When Richmond Hill Middle School kicked off its spelling bee last week, 48 of the school’s best spellers stood in a circle in the media room while teacher Julie Pecenka read words aloud.

An hour and 108 words later, only Kendall Thomas and Cassidy Rahn were left standing.

That’s when Thomas, a 7th grader, correctly spelled "incapable" followed by "dimension" to claim the crown.

Rahn, a 6th grader, finished second.

Thomas now goes on to compete against other spellers from Bryan County Schools in February. Rahn is the alternate.

Both girls seemed relieved it was over.

"I was pretty nervous the whole time," said the soft-spoken Rahn, who was competing in her first spelling bee.

"I wasn’t nervous until it got down to the last nine people," said Thomas, a seventh grader competing in the spelling bee competition for the second time. "That’s when I got nervous."

If so, Thomas didn’t show it. The confident 12-year-old and aspiring orthopedic surgeon confidently spelled her way through an obstacle course of eight words ranging from ‘mildew’ and ‘vengeance’ to ‘migraine.’

Rahn, 12 and also an aspiring physician, had a tough list to deal with too.
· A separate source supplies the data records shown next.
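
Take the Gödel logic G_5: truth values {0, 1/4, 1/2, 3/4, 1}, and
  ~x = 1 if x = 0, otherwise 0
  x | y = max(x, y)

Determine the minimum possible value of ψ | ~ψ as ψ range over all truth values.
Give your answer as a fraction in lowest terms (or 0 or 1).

1/4

Take ψ = 1/4:
~ψ = ~1/4 = 0
ψ | ~ψ = 1/4 | 0 = 1/4
No assignment yields a value below 1/4, so this is the minimum.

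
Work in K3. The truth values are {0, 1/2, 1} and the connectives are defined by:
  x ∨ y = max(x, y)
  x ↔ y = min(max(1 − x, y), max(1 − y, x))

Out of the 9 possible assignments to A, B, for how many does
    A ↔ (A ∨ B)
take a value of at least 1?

A = 0, B = 0 ↦ 1  ≥
A = 0, B = 1/2 ↦ 1/2  <
A = 0, B = 1 ↦ 0  <
A = 1/2, B = 0 ↦ 1/2  <
A = 1/2, B = 1/2 ↦ 1/2  <
A = 1/2, B = 1 ↦ 1/2  <
A = 1, B = 0 ↦ 1  ≥
A = 1, B = 1/2 ↦ 1  ≥
A = 1, B = 1 ↦ 1  ≥
So 4 of the 9 assignments meet the threshold.

4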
She drew words such as ‘dangerous,’ ‘chemical’ and ‘larynx,’ but was right on target until the end.

"I did better than I thought I would," Rahn said.

Both students said words spelled with double consonants were the toughest to deal with. Thomas said she didn’t prepare for the bee because "I had no idea the spelling bee was today. I didn’t study at all."
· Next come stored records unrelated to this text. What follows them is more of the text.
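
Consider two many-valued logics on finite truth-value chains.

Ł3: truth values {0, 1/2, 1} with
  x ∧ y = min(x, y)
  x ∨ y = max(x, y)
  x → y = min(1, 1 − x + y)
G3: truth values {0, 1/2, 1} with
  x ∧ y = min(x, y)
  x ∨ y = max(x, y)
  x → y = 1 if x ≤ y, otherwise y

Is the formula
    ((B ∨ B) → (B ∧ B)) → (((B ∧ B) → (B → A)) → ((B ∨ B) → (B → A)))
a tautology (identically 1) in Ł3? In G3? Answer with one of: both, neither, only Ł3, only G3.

both

In Ł3: every assignment gives 1 — tautology.
In G3: every assignment gives 1 — tautology.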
Rahn did hit the books, a bit.

"I did study a little at home, a little bit," she said. "I went over the words that are more difficult for me to spell."
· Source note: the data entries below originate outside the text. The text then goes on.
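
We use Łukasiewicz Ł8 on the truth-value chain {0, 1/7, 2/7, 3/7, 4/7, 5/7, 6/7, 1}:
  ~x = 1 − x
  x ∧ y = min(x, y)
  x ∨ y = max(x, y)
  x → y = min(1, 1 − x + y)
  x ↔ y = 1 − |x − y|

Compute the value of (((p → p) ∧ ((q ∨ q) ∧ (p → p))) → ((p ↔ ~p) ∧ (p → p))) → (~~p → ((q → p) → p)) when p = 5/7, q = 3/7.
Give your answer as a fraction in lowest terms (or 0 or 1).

p → p = 5/7 → 5/7 = 1
q ∨ q = 3/7 ∨ 3/7 = 3/7
p → p = 5/7 → 5/7 = 1
(q ∨ q) ∧ (p → p) = 3/7 ∧ 1 = 3/7
(p → p) ∧ ((q ∨ q) ∧ (p → p)) = 1 ∧ 3/7 = 3/7
~p = ~5/7 = 2/7
p ↔ ~p = 5/7 ↔ 2/7 = 4/7
p → p = 5/7 → 5/7 = 1
(p ↔ ~p) ∧ (p → p) = 4/7 ∧ 1 = 4/7
((p → p) ∧ ((q ∨ q) ∧ (p → p))) → ((p ↔ ~p) ∧ (p → p)) = 3/7 → 4/7 = 1
~p = ~5/7 = 2/7
~~p = ~2/7 = 5/7
q → p = 3/7 → 5/7 = 1
(q → p) → p = 1 → 5/7 = 5/7
~~p → ((q → p) → p) = 5/7 → 5/7 = 1
(((p → p) ∧ ((q ∨ q) ∧ (p → p))) → ((p ↔ ~p) ∧ (p → p))) → (~~p → ((q → p) → p)) = 1 → 1 = 1

1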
The word lists are compiled by the E.W. Scripps Company, which runs the national spelling bee, and are the same for all schools, said Martha Coffield, the media specialist at Richmond Hill Middle School who has administered the RHMS spelling bee since 1994. Students who compete in the school bee got there after winning classroom competitions, and every effort is made to ensure no one has an unfair advantage. Students are randomly assigned numbers under which they compete, which makes it necessary for them to be able spell a wide range of words to be successful.

Among the words RHMS students were asked to spell: "subterranean," "rutabaga," and "cajolery." Also on the list: "Conundrum," "omniscient," "circiutuitous," "anticoagulant," "latitudinarian," and "aggrandizement."

"Some of these words are very difficult to spell for anybody, not just students," Coffield said.

As anyone who has watched the national spelling bee knows, students are allowed to ask the reader for definitions and that the word be used in a sentence. One student at RHMS did both after stumbling at ‘galley,’ then in a deadpan tone asked Pecenka, "Can you spell that for me?"

She smiled. The boy sat down.

Eventually, everyone did but Thomas, who said she didn’t get past her first word last year, and Rahn, who said she did better than she thought she would in her first bee.

Coffield gave both girls high marks. She also praised the field.

"This was a tough bee," Coffield said. "I thought everyone did an excellent job. You want everything to be perfect but unfortunately you can’t have 48 winners."

Coffield, a former language arts teacher, said the ability to spell is becoming a lost art, but contests such as the spelling bee show it is not totally gone. She said it helps emphasize the importance of spelling and rewards those who master the skill. And good spellers are usually well rounded students who are involved in activities outside the classroom.

Rahn, softspoken, named rec soccer as a hobby and math as her favorite subject. Thomas, who likes science classes best, said she participates in a number of activities, ranging from her rec sports to youth choir at her church. She’s also a member of the school’s academic team and pep band, among other activities.

If she wins the system level, Thomas goes on to compete at the district level in late February. The state spelling bee is in March and the National Bee is in May.